I normally try to avoid articles in newspapers about Web 2.0, as I haven’t seen a good one yet. However this time it was in the Financiele Dagblad (kind of Financial Times of the Netherlands), so I thought it might be worthwhile, as influential Dutch corporate executives might read the same.
Bad move. Bad article, not just because I don’t agree with the people being quoted (happens a lot), but primarily because we don’t help anything move forward when we talk in technologies of things we understand today.
Let me give an example: I would bet more people know more accurately what “Warp 9″ means that what “Web 2.0″ means. Face it, we all know that when Captain Kirk fires it up to Warp 9 that he’s going to outrun the bad-guys, unless of coure he warps into a black hole or asteroid field.
But what is Web 2.0? Well, it’s 1.0+this+that+…
That’s not what the way we should be describing it. There’s nothing less exciting that the old version+1. I want (we all want) the TOTALLY NEW VERSION (without of course the instability of v.1.0).

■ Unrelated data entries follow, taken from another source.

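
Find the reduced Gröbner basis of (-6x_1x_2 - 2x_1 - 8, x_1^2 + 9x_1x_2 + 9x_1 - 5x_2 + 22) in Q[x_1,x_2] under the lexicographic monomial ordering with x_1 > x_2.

G = {x_1 + 15/4x_2^2 - 25/4x_2 + 7/2, x_2^3 - 4/3x_2^2 + 17/45x_2 - 2/45}

This is the nonlinear analogue of row-reducing a linear system.

f_1 = -6x_1x_2 - 2x_1 - 8, LT = x_1x_2.
f_2 = x_1^2 + 9x_1x_2 + 9x_1 - 5x_2 + 22, LT = x_1^2.

S(f_1,f_2): lcm = x_1^2x_2. S = 1/3x_1^2 - 9x_1x_2^2 - 9x_1x_2 + 4/3x_1 + 5x_2^2 - 22x_2.
  reduce S modulo (f_1, f_2):
  remainder 4/3x_1 + 5x_2^2 - 25/3x_2 + 14/3 ≠ 0; add g_3 = 4/3x_1 + 5x_2^2 - 25/3x_2 + 14/3 to the basis.

S(f_1,g_3): lcm = x_1x_2. S = 1/3x_1 - 15/4x_2^3 + 25/4x_2^2 - 7/2x_2 + 4/3.
  reduce S modulo (f_1, f_2, g_3):
  remainder -15/4x_2^3 + 5x_2^2 - 17/12x_2 + 1/6 ≠ 0; add g_4 = -15/4x_2^3 + 5x_2^2 - 17/12x_2 + 1/6 to the basis.

The other S-polynomials (S(f_2,g_3), S(f_1,g_4), S(f_2,g_4), S(g_3,g_4)) all reduce to 0 modulo the current basis, so we have a Gröbner basis.
Inter-reduce: drop elements whose leading term is divisible by another's, tail-reduce, and make monic.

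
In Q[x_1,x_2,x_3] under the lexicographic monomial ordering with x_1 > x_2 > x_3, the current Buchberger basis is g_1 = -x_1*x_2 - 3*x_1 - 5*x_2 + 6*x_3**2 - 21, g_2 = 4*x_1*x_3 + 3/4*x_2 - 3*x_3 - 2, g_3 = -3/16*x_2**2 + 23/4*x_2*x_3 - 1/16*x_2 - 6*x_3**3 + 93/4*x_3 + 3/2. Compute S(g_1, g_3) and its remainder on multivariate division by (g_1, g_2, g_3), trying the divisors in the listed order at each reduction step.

S(g_1, g_3) = 92/3*x_1*x_2*x_3 + 8/3*x_1*x_2 - 32*x_1*x_3**3 + 124*x_1*x_3 + 8*x_1 + 5*x_2**2 - 6*x_2*x_3**2 + 21*x_2; remainder on division = 0.

lcm(LM(g_1), LM(g_3)) = x_1*x_2**2.
S = (lcm/LT(g_1))·g_1 − (lcm/LT(g_3))·g_3 = 92/3*x_1*x_2*x_3 + 8/3*x_1*x_2 - 32*x_1*x_3**3 + 124*x_1*x_3 + 8*x_1 + 5*x_2**2 - 6*x_2*x_3**2 + 21*x_2.
Reduce S modulo (g_1, g_2, g_3) in that order:
  leading term x_1*x_2*x_3: subtract (-92/3*x_3)·g_1 from 92/3*x_1*x_2*x_3 + 8/3*x_1*x_2 - 32*x_1*x_3**3 + 124*x_1*x_3 + 8*x_1 + 5*x_2**2 - 6*x_2*x_3**2 + 21*x_2 → 8/3*x_1*x_2 - 32*x_1*x_3**3 + 32*x_1*x_3 + 8*x_1 + 5*x_2**2 - 6*x_2*x_3**2 - 460/3*x_2*x_3 + 21*x_2 + 184*x_3**3 - 644*x_3
  leading term x_1*x_2: subtract (-8/3)·g_1 from 8/3*x_1*x_2 - 32*x_1*x_3**3 + 32*x_1*x_3 + 8*x_1 + 5*x_2**2 - 6*x_2*x_3**2 - 460/3*x_2*x_3 + 21*x_2 + 184*x_3**3 - 644*x_3 → -32*x_1*x_3**3 + 32*x_1*x_3 + 5*x_2**2 - 6*x_2*x_3**2 - 460/3*x_2*x_3 + 23/3*x_2 + 184*x_3**3 + 16*x_3**2 - 644*x_3 - 56
  leading term x_1*x_3**3: subtract (-8*x_3**2)·g_2 from -32*x_1*x_3**3 + 32*x_1*x_3 + 5*x_2**2 - 6*x_2*x_3**2 - 460/3*x_2*x_3 + 23/3*x_2 + 184*x_3**3 + 16*x_3**2 - 644*x_3 - 56 → 32*x_1*x_3 + 5*x_2**2 - 460/3*x_2*x_3 + 23/3*x_2 + 160*x_3**3 - 644*x_3 - 56
  leading term x_1*x_3: subtract (8)·g_2 from 32*x_1*x_3 + 5*x_2**2 - 460/3*x_2*x_3 + 23/3*x_2 + 160*x_3**3 - 644*x_3 - 56 → 5*x_2**2 - 460/3*x_2*x_3 + 5/3*x_2 + 160*x_3**3 - 620*x_3 - 40
  leading term x_2**2: subtract (-80/3)·g_3 from 5*x_2**2 - 460/3*x_2*x_3 + 5/3*x_2 + 160*x_3**3 - 620*x_3 - 40 → 0
The remainder is 0, so this S-polynomial contributes no new basis element.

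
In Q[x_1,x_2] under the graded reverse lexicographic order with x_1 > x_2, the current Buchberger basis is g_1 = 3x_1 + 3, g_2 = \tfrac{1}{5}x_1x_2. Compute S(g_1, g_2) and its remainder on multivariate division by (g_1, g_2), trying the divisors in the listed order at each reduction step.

lcm(LM(g_1), LM(g_2)) = x_1x_2.
S = (lcm/LT(g_1))·g_1 − (lcm/LT(g_2))·g_2 = x_2.
Reduce S modulo (g_1, g_2) in that order:
  leading term x_2: no divisor's leading term divides it; move x_2 to the remainder.
The remainder x_2 is nonzero, so it would be added as the next basis element.

S(g_1, g_2) = x_2; remainder on division = x_2.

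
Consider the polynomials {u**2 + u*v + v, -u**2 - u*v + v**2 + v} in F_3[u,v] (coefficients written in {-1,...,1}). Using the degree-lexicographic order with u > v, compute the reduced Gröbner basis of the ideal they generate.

G = {u**2 + u*v + v, v**2 - v}

f_1 = u**2 + u*v + v, LT = u**2.
f_2 = -u**2 - u*v + v**2 + v, LT = u**2.

S(f_1,f_2): lcm = u**2. S = v**2 - v.
  leading term v**2: no divisor's leading term divides it; move v**2 to the remainder.
  leading term v: no divisor's leading term divides it; move -v to the remainder.
  remainder v**2 - v ≠ 0; add g_3 = v**2 - v to the basis.

The other S-polynomials (S(f_1,g_3), S(f_2,g_3)) all reduce to 0 modulo the current basis, so we have a Gröbner basis.
Inter-reduce: drop elements whose leading term is divisible by another's, tail-reduce, and make monic.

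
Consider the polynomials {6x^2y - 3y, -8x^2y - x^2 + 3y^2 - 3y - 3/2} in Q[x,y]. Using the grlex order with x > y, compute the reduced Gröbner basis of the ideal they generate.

f_1 = 6x^2y - 3y, LT = x^2y.
f_2 = -8x^2y - x^2 + 3y^2 - 3y - 3/2, LT = x^2y.

S(f_1,f_2): lcm = x^2y. S = -1/8x^2 + 3/8y^2 - 7/8y - 3/16.
  leading term x^2: no divisor's leading term divides it; move -1/8x^2 to the remainder.
  leading term y^2: no divisor's leading term divides it; move 3/8y^2 to the remainder.
  leading term y: no divisor's leading term divides it; move -7/8y to the remainder.
  leading term 1: no divisor's leading term divides it; move -3/16 to the remainder.
  remainder -1/8x^2 + 3/8y^2 - 7/8y - 3/16 ≠ 0; add g_3 = -1/8x^2 + 3/8y^2 - 7/8y - 3/16 to the basis.

S(f_1,g_3): lcm = x^2y. S = 3y^3 - 7y^2 - 2y.
  leading term y^3: no divisor's leading term divides it; move 3y^3 to the remainder.
  leading term y^2: no divisor's leading term divides it; move -7y^2 to the remainder.
  leading term y: no divisor's leading term divides it; move -2y to the remainder.
  remainder 3y^3 - 7y^2 - 2y ≠ 0; add g_4 = 3y^3 - 7y^2 - 2y to the basis.

The other S-polynomials (S(f_2,g_3), S(f_1,g_4), S(f_2,g_4), S(g_3,g_4)) all reduce to 0 modulo the current basis, so we have a Gröbner basis.
Inter-reduce: drop elements whose leading term is divisible by another's, tail-reduce, and make monic.

G = {y^3 - 7/3y^2 - 2/3y, x^2 - 3y^2 + 7y + 3/2}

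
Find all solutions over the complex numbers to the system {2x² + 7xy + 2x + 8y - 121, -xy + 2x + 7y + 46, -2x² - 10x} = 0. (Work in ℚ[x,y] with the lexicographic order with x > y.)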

So how should we be describing it then? Well, shoot for the stars and through in a phaser gun, replicator or two. How about this for a start:
“Web X.0 will find us, not have us go looking for it. Information will find people, people will not go looking for information, with the same ease that a Jedi knight ‘knows’ things.
Imagine the i-Phone finding you before the Hype. It just sidles up to you, knock $400 out of your pocket (knowing you would buy it in any case, and becomes yours. The day after - Steve Jobs launches it to very much poo-hah.
I’m not talking about intelligent agents parsing your wishes and going out to look for a match somewhere on the internet - that’s just Web 1.0+1, more automation, systems, mashups etc.
We’re talking intelligent information. Information that finds you without you having to go look for it or register any previous interest.
When we look for people to do new things with frequently we think “oh, she’s the kind of person who would like to do that”, without even realising we’re doing it without putting labels on people or people in boxes. We just ‘know’ that person would like it. Without knowing how or why we make that decision.
So let’s bottle a bit of that, and make information more like us. In doing so, web Whatever-dot-oh will sort itself out without our intervention.”